Once Bangladesh experienced an explosive growth of NGOs. There were so many of those committed to socio-economic well-being of the rural people that it was difficult to differentiate between the genuine and the dubious. Yet it has to be admitted that some of those could convince people to step into uncharted income-generating activities until then. For example, tree plantation by extension social forestry, shrimp cultivation, fish farming along with paddy cultivation in the same plot, poultry raising, commercial farming of vegetables and fruits, setting up of small dairies and many such farm activities were the results of their supports. Of course, the government agencies helped them with required expertise and advice.
Some of the NGOs even came forward to participate in infrastructure development. Construction of school buildings, connecting roads within a village, sinking of tube-wells etcetera deserve mention. But where they left their most outstanding mark is on providing village people with sealed latrines at a nominal cost. This has revolutionised the status of sanitation in this country.
In most cases, though, micro-credit fails to bring out the hardcore poor out of the poverty trap. The disbursement procedure and the amount decide the fate of the persons receiving the credit. Usually they take the loan when they are in deep economic trouble in order to tide over the crisis. Later on, their only concentration is on payment of the weekly interest. A group member is a liability of the entire group and her/his part of the interest is paid by the rest. In the meantime, if there is further income erosion due to illness or other casualties, some of them including their family members even flee homes all on a sudden under cover of darkness without informing anyone of their whereabouts.
Clearly, micro-credit is yet to be an effective tool for fighting extreme poverty. No organisation -- government or non-government -- has come up with an economic theory good enough to deal with the situation the extreme poor with no collateral are in. It is a grey area of economies everywhere. The prime minister's proposal for investment in rural areas should focus on these people's wretched economic status. Their integration with the mainstream rural economy ought to be the challenge before governments across the globe.
Instead, there is a tendency of the disparity within rural society becoming even wider.
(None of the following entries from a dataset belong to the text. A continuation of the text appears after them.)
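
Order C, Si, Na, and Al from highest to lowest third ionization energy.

Na, C, Si, Al

Consider each +2 ion: C²⁺ still has 2 valence electrons; Si²⁺ still has 2 valence electrons; Na²⁺ is already 1 electron into the core; Al²⁺ still has 1 valence electron.
Core electrons are held far more tightly than valence electrons, so Na tops the IE_3 order.
Valence configurations: C²⁺ [He]2s², Si²⁺ [Ne]3s², Al²⁺ [Ne]3s¹.
Tabulated IE_3 (kJ/mol): C 4620, Si 3232, Na 6910, Al 2745.
So the third ionization energies run Al < Si < C < Na.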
Some people have opted for an array of income-generation enterprises using their land property and/or other sources of income. Definitely, income of villagers has gone up and many of the urban facilities are available there. But not all can afford those. There is also a kind of digital divide in villages.
Following this, a new trend has become overpowering. Now youths from moderately well-to-do families want cash money. So they try to venture into countries in the Middle East or South-east Asia for employment. A few of them try their luck in some European countries, including Cyprus, Italy and Sweden. Many of them lose their ways in wilderness to meet a hapless end. But the lucky few ones send remittance to their families. Now they try to enhance their property and extend their money power so much so the space for the poor get further shrunk. Why youths take so much risk in order to cross seas for employment abroad can be explained by this fact.
The days are not far away when villagers will drive cars to district or divisional towns for work or other important business and return home. In Western countries, including Britain, people prefer to live in picturesque villages instead of living in crowded cities. They drive to cities either for work or on important errand and retire to villages. But the condition of Bangladesh is unlikely to be similar to that situation because of population density and also the exclusion of the poor. In villages here stark contrast of wealth as between slums and skyscrapers side by side in cities will announce the anomaly unless, of course, remedial measures are taken.
Against the class discrimination and disparities, the poor stand no chance of retaining the meagre property they call their own. No person living from hand to mouth can also expect of improving his/her living standard. So, there is need for investment not in massive proportion but in a reasonable quantity so that people belonging to the bottom segment can find themselves in some sustainable income-generating activities. In this connection the Palli Karma Sahayak Foundation (PKSF) can take the lead. If the poor find works and their purchasing power improves, they too will come out of the poverty trap. By this time, though, their children have to be educated free of cost under a well crafted system of financial arrangement.